2023年2月27日(月)、下北沢Daisy Barで、今回で第10回となるチケットぴあ主催Grasshopperが開かれた。お互いに仲が良いというこの2バンドだが、なかなか対バンの機会がなく、東京では珍しい組み合わせである。熱量溢れる2バンドのぶつかり合いはバンドにとっても、観客にとっても、忘れられない特別なライブとなった。
Blue Mash
銀杏BOYZの『BABY BABY』をバックにBlue Mashの4人がドラムのもとに集まり、静かに意気込む。優斗(Gt/Vo)が手を挙げると拍手が起こり、ゆっくりと口をマイクに近づける。弾き語りから始まったこの曲は『素直』。しっかりと息を吸い込み、一言一言を大切に歌うのが彼らしい。テンポアップする直前から観客は耐えきれずに拳を突き上げた。それに応えるように全身全霊で演奏するバンドの姿に1曲目から興奮が止まらない。

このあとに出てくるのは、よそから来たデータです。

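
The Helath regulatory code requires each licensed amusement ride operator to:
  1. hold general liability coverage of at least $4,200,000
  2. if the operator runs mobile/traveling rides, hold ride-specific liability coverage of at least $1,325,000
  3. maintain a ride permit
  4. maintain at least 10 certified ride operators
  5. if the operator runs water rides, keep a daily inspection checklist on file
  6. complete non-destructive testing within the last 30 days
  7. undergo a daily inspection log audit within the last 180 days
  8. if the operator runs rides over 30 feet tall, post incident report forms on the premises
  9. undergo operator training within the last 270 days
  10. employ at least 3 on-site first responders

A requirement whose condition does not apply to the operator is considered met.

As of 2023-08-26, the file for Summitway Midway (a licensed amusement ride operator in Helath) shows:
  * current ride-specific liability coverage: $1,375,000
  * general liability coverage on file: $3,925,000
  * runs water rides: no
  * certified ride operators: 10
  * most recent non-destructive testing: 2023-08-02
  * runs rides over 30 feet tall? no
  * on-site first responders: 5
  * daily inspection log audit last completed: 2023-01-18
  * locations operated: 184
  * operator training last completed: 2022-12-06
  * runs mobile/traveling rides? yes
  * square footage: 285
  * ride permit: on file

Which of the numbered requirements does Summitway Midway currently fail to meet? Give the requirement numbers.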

「寝屋川VINTAGEというクソ田舎からやってきました!」と叫ぶと『この街から』が始まる。街を飛び出して夢を追いかける自分の将来を不安に思いながらも、今は歌い続けていくという決意を必死にライブでぶつけた。そして間髪入れずに『2002』が始まり、興奮のあまり観客が飛び跳ねる。「このデカい音が聞こえるか!!」という優斗の煽りにフロアは熱狂し、前のめりになる気持ちが観客の身体にダイレクトに溢れ出した。
軽く挨拶した後、「俺の地元の歌を1曲やります」と言って始めたのは『京阪電車』。オレンジの照明の下、耳に優しく気持ち良い音と歌声によるバラードで、温かい気持ちにさせてくれた。続く『春のまま』は勢いのあるバンドサウンドと感情剥き出しの歌声が噛み合う演奏だ。同様に『東京ラストティーン』でも、声がひっくり返ってしまうほど感情的に、目の前の観客へと訴えかけるように歌った。
優斗は次の曲を始める前に彼らのストーリーを赤裸々に語った。何度もやめたいと思ったこと、でもやっぱり歌いたいこと、目の前の観客のために精一杯歌うこと。この日の彼らのライブも、数えきれない苦難の積み重ねの上にある。「青春は多分一瞬、だからBlue Mashという名前を付けた。駆け抜けろ海岸線!!」と彼は叫んだ。見ている人の感情を巻き込みながら、バンドのストーリーを伝える『海岸線』。青く照らされるステージで繰り広げられる彼らの青春を目に焼き付ける。そして、最後の1曲は『愛すべき日々』。始まった瞬間に歓声が上がり、観客は熱量あふれるステージに高く拳を突き上げた。
Blue Mashは直感でかっこいいと思わせてくれるライブをする。ライブ中に勢い余って飛び出す言葉には等身大の彼らが詰め込まれ、見る人の心を大きく揺さぶっていた。そんな彼らの物語の続きをまたいつか目撃したい。